Yemen: Ripple Effects from Tunisia. On Saturday, thousands of Yemenis demonstrated to demand an end to President Ali Abdullah Saleh's 32-year tenure as President. The demonstration was confined to the University of Sanaa grounds, but nearly 2,500 students, activists and opposition groups gathered and chanted slogans against the president, comparing him to Tunisia's ousted President Zine El Abidine Ben Ali. Protests were also held in Aden. Police fired on demonstrators, injuring four, and detained 22 others in heavy clashes.
An Islamist lawmaker and head of the teachers' union stated, “there will be an escalation.”
Also on Saturday, President Saleh replaced Trade and Industrial Minister Yahya al-Mutawakil with Deputy Minister of Planning and International Ministry Hisham Sharaf Abdullah after protesters demanded the government curb increasing commodity and fuel prices. Demonstrations continued for seven days prior to the cabinet shift, which will not satisfy the demonstrators.
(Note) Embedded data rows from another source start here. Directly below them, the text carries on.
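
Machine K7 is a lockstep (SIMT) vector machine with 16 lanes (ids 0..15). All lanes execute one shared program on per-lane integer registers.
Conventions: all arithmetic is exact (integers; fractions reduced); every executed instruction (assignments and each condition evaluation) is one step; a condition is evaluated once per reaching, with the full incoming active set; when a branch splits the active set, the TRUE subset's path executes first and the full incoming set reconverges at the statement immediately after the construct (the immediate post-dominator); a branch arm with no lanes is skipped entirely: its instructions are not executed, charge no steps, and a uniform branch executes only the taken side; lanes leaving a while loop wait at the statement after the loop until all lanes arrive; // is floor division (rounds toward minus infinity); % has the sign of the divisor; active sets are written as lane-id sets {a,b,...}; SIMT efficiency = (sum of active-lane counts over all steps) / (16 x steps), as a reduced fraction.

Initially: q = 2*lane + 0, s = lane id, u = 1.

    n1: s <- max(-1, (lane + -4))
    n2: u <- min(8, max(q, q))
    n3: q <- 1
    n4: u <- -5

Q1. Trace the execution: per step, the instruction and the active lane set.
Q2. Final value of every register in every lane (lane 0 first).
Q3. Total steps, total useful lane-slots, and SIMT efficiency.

step 0: s <- max(-1, (lane + -4))    {0,1,2,3,4,5,6,7,8,9,10,11,12,13,14,15}
step 1: u <- min(8, max(q, q))       {0,1,2,3,4,5,6,7,8,9,10,11,12,13,14,15}
step 2: q <- 1                       {0,1,2,3,4,5,6,7,8,9,10,11,12,13,14,15}
step 3: u <- -5                      {0,1,2,3,4,5,6,7,8,9,10,11,12,13,14,15}

Answer: 4 steps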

On 23 January, President Saleh announced that Yemeni security forces will receive a pay raise of 5,000 rials ($25) per month and will receive health insurance. During a speech at an annual armed forces conference, Saleh said that the qualitative construction process has been on an advanced level during the past few years and that security forces are targeted by terrorist elements, especially al Qaida. Saleh told the security forces that they should be protected and that personnel should be provided with modern equipment. The military institution is not aspiring for illegal ambitions through chaos, Saleh said, adding that Yemen should deliberate power peacefully and not by chaos like Tunisia.
Comment: Unlike Tunisia, Yemen has a vicious, active Islamic opposition force that has the capability to take power from Saleh and his security forces in the form of al Qaida. A pro-Islamist government in largely illiterate and backward Yemen would be a major setback for US policy. The US might have to fight in Yemen to protect Afghanistan and friendly entities in eastern Africa.
As in Tunisia, the main threat to the government is a fracture in the ruling elite that leads to another palace coup by a faction that is pro-al Qaida. That threat explains the pay raise for the security forces, to prevent their defection as occurred in Tunisia.
Phi Beta Iota: This is but the tip of the iceberg. The food crisis is caused by corruption–the scarcity is contrived. Along with the food crisis is an emergent water crisis that will make Haiti look like a sideshow, spawning disease as well as instability. And then there is the spread of the Internet. Everything the US Government is doing overseas–without exception–is making matters WORSE, not better. Absent integrity, it is not possible to be right with God or with the public one ostensibly serves.